Never one to miss too many news cycles, Facebook’s founder Mark Zuckerberg echoed a statement made by the parent company, Meta this week. At issue is Facebook’s $10B planned investment for this coming year into what has been dubbed the “Metaverse.” What is this Metaverse, you ask? That is a great question, though not terribly original, and I will try my best to explain it. If you don’t fully grasp it, don’t worry: It doesn’t really exist yet, and may never really exist, at least in a physical sense.
“We believe the metaverse will be the successor to the mobile internet,” Zuckerberg said. “We’ll be able to feel present, like we’re right there with people, no matter how far apart we actually are.”
Well, there we have it, from the mouth above the wallet directly. The Metaverse is a virtual world that exists online. While virtual worlds are not new, this is certainly the highest-profile foray into the great beyond, and by one of the world’s biggest companies. Second life, an app that allows users to create an avatar, a world, and “live” in it, has been around since 2003. Three years into its existence, Second Life had a GDP of $64M, which is truly astonishing. Despite the promise of a “second life,” it appears that the metaverse of that world is still encumbered by the hindrances of online interactions, with bots, scammers, and everything else that one would expect. While your avatar can be anything, a dog, a 40-foot woman with size 6 shoes, etc, a surprising amount of users have avatars that look like their First Life avatar. Also of note is that many of these avatars spend time in a virtual home in a virtual suburb, watching a virtual tv.
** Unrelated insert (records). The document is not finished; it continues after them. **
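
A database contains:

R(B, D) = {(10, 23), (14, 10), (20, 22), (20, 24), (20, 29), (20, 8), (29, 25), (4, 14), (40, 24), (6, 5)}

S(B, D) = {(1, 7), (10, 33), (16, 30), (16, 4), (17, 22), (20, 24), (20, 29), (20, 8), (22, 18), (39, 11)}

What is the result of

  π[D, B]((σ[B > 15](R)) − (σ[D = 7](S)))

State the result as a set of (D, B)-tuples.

Filtering on B > 15 leaves {(20, 22), (20, 24), (20, 29), (20, 8), (29, 25), (40, 24)}.
Filtering on D = 7 leaves {(1, 7)}.
Taking the difference: {(20, 22), (20, 24), (20, 29), (20, 8), (29, 25), (40, 24)}
π_{D, B} gives {(22, 20), (24, 20), (24, 40), (25, 29), (29, 20), (8, 20)}.

{(22, 20), (24, 20), (24, 40), (25, 29), (29, 20), (8, 20)}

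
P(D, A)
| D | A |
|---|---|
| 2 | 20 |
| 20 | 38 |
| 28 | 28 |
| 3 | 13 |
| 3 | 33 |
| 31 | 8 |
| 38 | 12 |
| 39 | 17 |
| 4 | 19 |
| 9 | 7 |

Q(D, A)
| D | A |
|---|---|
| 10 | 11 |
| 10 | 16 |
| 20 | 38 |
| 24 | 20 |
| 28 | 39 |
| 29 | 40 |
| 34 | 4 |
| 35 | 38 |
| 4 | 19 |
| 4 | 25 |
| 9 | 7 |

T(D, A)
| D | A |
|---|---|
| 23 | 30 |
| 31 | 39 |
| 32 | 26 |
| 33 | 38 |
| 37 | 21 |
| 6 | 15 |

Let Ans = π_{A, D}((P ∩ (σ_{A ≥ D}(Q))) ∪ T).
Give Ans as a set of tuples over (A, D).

{(15, 6), (19, 4), (21, 37), (26, 32), (30, 23), (38, 20), (38, 33), (39, 31)}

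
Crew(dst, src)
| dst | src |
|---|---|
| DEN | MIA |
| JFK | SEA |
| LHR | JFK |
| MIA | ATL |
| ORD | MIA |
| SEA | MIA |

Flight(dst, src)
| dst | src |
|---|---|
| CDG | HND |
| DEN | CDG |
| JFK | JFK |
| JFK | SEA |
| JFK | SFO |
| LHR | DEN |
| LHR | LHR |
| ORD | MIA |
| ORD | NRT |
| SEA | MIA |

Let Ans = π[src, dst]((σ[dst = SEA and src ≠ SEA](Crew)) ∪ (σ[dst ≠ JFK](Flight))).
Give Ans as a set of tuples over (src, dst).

{(CDG, DEN), (DEN, LHR), (HND, CDG), (LHR, LHR), (MIA, ORD), (MIA, SEA), (NRT, ORD)}

Selection dst = SEA and src ≠ SEA: {(SEA, MIA)}
Selection dst ≠ JFK: {(CDG, HND), (DEN, CDG), (LHR, DEN), (LHR, LHR), (ORD, MIA), (ORD, NRT), (SEA, MIA)}
Union: {(SEA, MIA)} with {(CDG, HND), (DEN, CDG), (LHR, DEN), (LHR, LHR), (ORD, MIA), (ORD, NRT), (SEA, MIA)} → {(CDG, HND), (DEN, CDG), (LHR, DEN), (LHR, LHR), (ORD, MIA), (ORD, NRT), (SEA, MIA)}
Projecting to src, dst: {(CDG, DEN), (DEN, LHR), (HND, CDG), (LHR, LHR), (MIA, ORD), (MIA, SEA), (NRT, ORD)}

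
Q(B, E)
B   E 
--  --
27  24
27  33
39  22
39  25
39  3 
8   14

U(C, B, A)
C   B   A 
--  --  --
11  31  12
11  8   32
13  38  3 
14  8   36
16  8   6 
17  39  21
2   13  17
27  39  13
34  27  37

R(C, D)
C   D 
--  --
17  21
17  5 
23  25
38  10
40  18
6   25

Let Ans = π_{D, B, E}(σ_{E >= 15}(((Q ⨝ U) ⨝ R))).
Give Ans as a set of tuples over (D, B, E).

{(21, 39, 22), (21, 39, 25), (5, 39, 22), (5, 39, 25)}

Q ⋈ U (natural join on B): {(27, 24, 34, 37), (27, 33, 34, 37), (39, 22, 17, 21), (39, 22, 27, 13), (39, 25, 17, 21), (39, 25, 27, 13), (39, 3, 17, 21), (39, 3, 27, 13), (8, 14, 11, 32), (8, 14, 14, 36), (8, 14, 16, 6)}
(Q ⨝ U) ⋈ R (natural join on C): {(39, 22, 17, 21, 21), (39, 22, 17, 21, 5), (39, 25, 17, 21, 21), (39, 25, 17, 21, 5), (39, 3, 17, 21, 21), (39, 3, 17, 21, 5)}
Apply σ_{E >= 15}; surviving tuples: {(39, 22, 17, 21, 21), (39, 22, 17, 21, 5), (39, 25, 17, 21, 21), (39, 25, 17, 21, 5)}
π_{D, B, E} gives {(21, 39, 22), (21, 39, 25), (5, 39, 22), (5, 39, 25)}.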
Despite these realities, there are very few limits to what can be done in the metaverse of Second Life, and presumably, Meta will incorporate those things and improve upon them.
While it may be unfair to use Linden Labs’ Second Life to guess at Facebook’s goals, it is the best place to start. Given the amount of money being invested into this venture, it seems a fair bet that Zuckerberg and crew will pick up where Linden is right now and dream way bigger. The investments that have been made have come in many forms, but a good chunk of it is in buying companies and software that are pioneers in the Virtual Reality world. Zuckerberg talks about having an online place to meet with real people, maybe play a board game and such. While I am sure someone will throw down in a high-stakes Yahtzee tournament, my guess is that board games will be the tip of the iceberg. You don’t get super-rich by spending $10B to host an online board game.
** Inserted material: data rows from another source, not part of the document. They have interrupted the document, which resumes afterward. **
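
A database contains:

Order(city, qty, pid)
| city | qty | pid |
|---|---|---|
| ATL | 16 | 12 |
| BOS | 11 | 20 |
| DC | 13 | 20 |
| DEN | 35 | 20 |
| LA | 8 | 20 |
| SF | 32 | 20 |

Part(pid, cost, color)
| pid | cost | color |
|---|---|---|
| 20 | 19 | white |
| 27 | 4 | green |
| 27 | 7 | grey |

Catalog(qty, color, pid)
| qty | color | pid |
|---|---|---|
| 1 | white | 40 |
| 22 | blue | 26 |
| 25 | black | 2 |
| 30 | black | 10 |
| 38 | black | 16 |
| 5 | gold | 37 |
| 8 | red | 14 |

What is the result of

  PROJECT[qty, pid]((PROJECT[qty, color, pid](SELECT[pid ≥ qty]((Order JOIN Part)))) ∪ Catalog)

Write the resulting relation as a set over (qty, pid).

Joining Order and Part on pid yields {(BOS, 11, 20, 19, white), (DC, 13, 20, 19, white), (DEN, 35, 20, 19, white), (LA, 8, 20, 19, white), (SF, 32, 20, 19, white)}.
Selection pid ≥ qty: {(BOS, 11, 20, 19, white), (DC, 13, 20, 19, white), (LA, 8, 20, 19, white)}
Keep only column(s) qty, color, pid: {(11, white, 20), (13, white, 20), (8, white, 20)}
Set union of the two operands is {(1, white, 40), (11, white, 20), (13, white, 20), (22, blue, 26), (25, black, 2), (30, black, 10), (38, black, 16), (5, gold, 37), (8, red, 14), (8, white, 20)}.
Keep only column(s) qty, pid: {(1, 40), (11, 20), (13, 20), (22, 26), (25, 2), (30, 10), (38, 16), (5, 37), (8, 14), (8, 20)}

{(1, 40), (11, 20), (13, 20), (22, 26), (25, 2), (30, 10), (38, 16), (5, 37), (8, 14), (8, 20)}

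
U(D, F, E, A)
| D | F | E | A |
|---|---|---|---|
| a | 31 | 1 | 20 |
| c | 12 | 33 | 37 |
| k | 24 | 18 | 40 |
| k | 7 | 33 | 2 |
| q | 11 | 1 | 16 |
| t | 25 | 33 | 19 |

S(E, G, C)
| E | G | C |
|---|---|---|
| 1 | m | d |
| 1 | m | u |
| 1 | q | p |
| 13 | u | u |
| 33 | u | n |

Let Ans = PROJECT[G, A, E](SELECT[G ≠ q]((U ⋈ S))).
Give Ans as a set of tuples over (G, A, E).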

My guess as to what the Metaverse might look like in 5 years? Think of an open-world video game, where you are free to roam the country (or city) in search of a treasure. I think there will be a fair bit of that happening. I’m also certain that there will be many more billions of dollars, real dollars, US currency, spent in the Metaverse. Sharp, creative designers will be able to build houses that defy physics and architecture and will be able to sell those virtual dwellings. There will be virtual concerts, book clubs, and everything else.
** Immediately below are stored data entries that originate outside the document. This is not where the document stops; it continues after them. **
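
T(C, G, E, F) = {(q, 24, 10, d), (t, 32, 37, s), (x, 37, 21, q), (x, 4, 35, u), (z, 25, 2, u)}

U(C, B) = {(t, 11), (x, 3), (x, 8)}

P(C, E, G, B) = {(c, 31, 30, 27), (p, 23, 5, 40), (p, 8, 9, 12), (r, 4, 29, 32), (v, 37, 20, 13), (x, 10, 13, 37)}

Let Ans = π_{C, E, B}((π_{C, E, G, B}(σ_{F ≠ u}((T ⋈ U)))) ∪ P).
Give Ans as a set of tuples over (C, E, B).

{(c, 31, 27), (p, 23, 40), (p, 8, 12), (r, 4, 32), (t, 37, 11), (v, 37, 13), (x, 10, 37), (x, 21, 3), (x, 21, 8)}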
My last guess here, and you can take this one to the bank: Commerce will be an integral part of the Metaverse. There will be (presumably) tax-free buying and selling, there will be builders, there will be clothiers, hairdressers, and many more things that we maybe can’t even imagine right now. Another certainty: If there is commerce happening, transactions taking place, and currency changing hands, there will be a need for online marketing companies to get the word out. Does anyone know how to file a DBA for Meta Hub?